Face "à la réglementation" sur le marché européen et à la "surréglementation à la française", les États-Unis sont un excellent débouché pour les alcools français, selon un représentant du secteur.

Donald Trump à Miami, aux États-Unis, le 3 avril 2025. ( AFP / MANDEL NGAN )
Le vin et les alcools français sont de loin les produits agroalimentaires les plus menacés par les droits de douane mis en place par Donald Trump. Mais les fromages ou les viennoiseries, par exemple, en pâtiront également, avec la clé une fragilisation des agriculteurs et des transformateurs.
"Pour l'agroalimentaire, l'impact des mesures (...) c'est en gros 1 milliard d'euros , dont environ deux tiers pour les vins et les spiritueux", a affirmé jeudi à l' AFP Jean-François Loiseau, président de l'Association nationale des industries alimentaires (Ania), juste après avoir été reçu à l'Élysée pour un point sur les annonces américaines. Face "à la réglementation" sur le marché européen et à la "surréglementation à la française", "les États-Unis étaient un très bon marché de valeurs", synonyme de "pouvoir d'achat", a-t-il relevé.
En 2024, la France a exporté aux États-Unis pour 342 millions d'euros de produits laitiers, 129 millions en pain, pâtisseries et viennoiseries fraîches, 82 millions en biscuits et pâtisseries de conservation, ou encore 186 millions de préparations et conserves à base de fruits et légumes , selon les Douanes.
"Nous allons être confrontés à une double peine", a assuré à l' AFP Dominique Chargé, président de la Coopération agricole, qui rassemble 2.100 coopératives représentant 70% de la production agricole française. D'abord des "perturbations importantes sur les marchés" avec des produits pour lesquels il faudra trouver d'autres débouchés que les États-Unis, faute d'exporter. Puis les conséquences des mesures "de rétorsion" qu'annoncera l'Union européenne, car "nous sommes en partie dépendants des États-Unis" pour certains approvisionnements, "comme par exemple le soja", a-t-il ajouté.

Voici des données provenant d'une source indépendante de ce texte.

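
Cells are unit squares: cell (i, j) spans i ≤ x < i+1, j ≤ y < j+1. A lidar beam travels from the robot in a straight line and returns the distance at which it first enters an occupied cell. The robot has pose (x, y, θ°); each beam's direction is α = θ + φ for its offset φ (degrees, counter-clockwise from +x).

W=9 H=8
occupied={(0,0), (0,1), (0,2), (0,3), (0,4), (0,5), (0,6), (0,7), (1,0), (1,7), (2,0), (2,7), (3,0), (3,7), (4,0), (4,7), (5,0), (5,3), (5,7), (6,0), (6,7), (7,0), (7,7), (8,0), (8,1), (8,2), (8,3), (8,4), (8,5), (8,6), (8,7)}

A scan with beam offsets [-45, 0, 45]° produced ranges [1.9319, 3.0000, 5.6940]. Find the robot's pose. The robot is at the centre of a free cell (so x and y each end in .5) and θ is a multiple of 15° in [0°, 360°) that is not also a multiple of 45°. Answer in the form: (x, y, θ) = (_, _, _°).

(x, y, θ) = (2.5, 1.5, 30°)

Candidates: 41 free-cell centres × 16 headings = 656 poses. Raycast each; keep the one whose scan matches to 4 dp.
  (7.5, 2.5, 150°): beam 1 = 4.6587 ≠ 1.9319 ✗
  (2.5, 1.5, 120°): beam 1 = 5.6940 ≠ 1.9319 ✗
  (3.5, 1.5, 195°): beam 1 = 2.8868 ≠ 1.9319 ✗
  (7.5, 5.5, 255°): beam 1 = 7.5056 ≠ 1.9319 ✗
  …
  (2.5, 1.5, 30°): r_1=1.9319, r_2=3.0000, r_3=5.6940 — all match ✓
Unique over the lattice → pose = (2.5, 1.5, 30°).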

Les agriculteurs pourraient donc voir leurs coûts de production augmenter , "notamment dans les filières laitières", avec un impact direct sur "le modèle coopératif", car "l'ADN des coopératives est de valoriser la production des agriculteurs sur nos territoires, ce qui les distingue des industriels qui, eux, peuvent délocaliser et contourner les taxes".
"Désescalade"
Pour Gabriel Picard, président de la Fédération des exportateurs de vins et spiritueux (FEVS), et Jérôme Despey, premier vice-président de la FNSEA et patron de la branche viticulture, il faut une "désescalade" dans la réponse européenne. Plusieurs géants laitiers (Danone, Savencia, Bel, Lactalis) ont des sites de production aux États-Unis, mais ceux-ci ne pourront remplacer les produits liés à des territoires (AOP).
Pour les produits laitiers, les coopératives représentent un peu plus de la moitié du lait collecté et un peu moins de la moitié du lait transformé en France. Les entreprises privées, dont les quatre géants du secteur, représentées par la Fédération nationale de l'industrie laitière (Fnil), collectent et transforment l'autre moitié. Les droits de douane annoncés sont "à peu près similaires à ce qu'on avait connu en 2019", lors du premier mandat de Donald Trump, a souligné le PDG de la Fnil, François-Xavier Huard.
"Ça reste un choc, mais on est en terrain plus connu que si on nous avait imposé 200 à 300%" , a-t-il ajouté, pointant malgré tout le risque que cela stoppe à nouveau la progression du marché, qui avait doublé en une décennie aux Etats-Unis.
Selon lui, les produits d'entrée de gamme (comme l'emmental) devraient davantage souffrir que les AOP, pour lesquelles les consommateurs sont susceptibles de payer quelques dollars de plus. Mais "tout dépend aussi des marges des distributeurs", a expliqué à l' AFP Aurélien Vorger, directeur du syndicat des AOP Fourme d'Ambert et Bleu d'Auvergne, dont une centaine de tonnes sont exportées chaque année aux Etats-Unis. Il appelle à réfléchir à d'autres débouchés.
Le président des coopératives a aussi été reçu jeudi à l'Élysée, où il a été question de la nécessité d'une "solidarité entre les filières concernées" en France et "d'une réponse cohérente, unie à l'échelle de l'Europe", a-t-il dit à la presse.
"C'est la multiplication des fronts au niveau du commerce mondial qui nous inquiète", a signalé à l' AFP François-Xavier Huard, citant l'enquête de Pékin sur les produits laitiers et la baisse des exportations vers l'Algérie. Le président de l'Ania a également défendu la nécessité de "redonner de la compétitivité aux entreprises".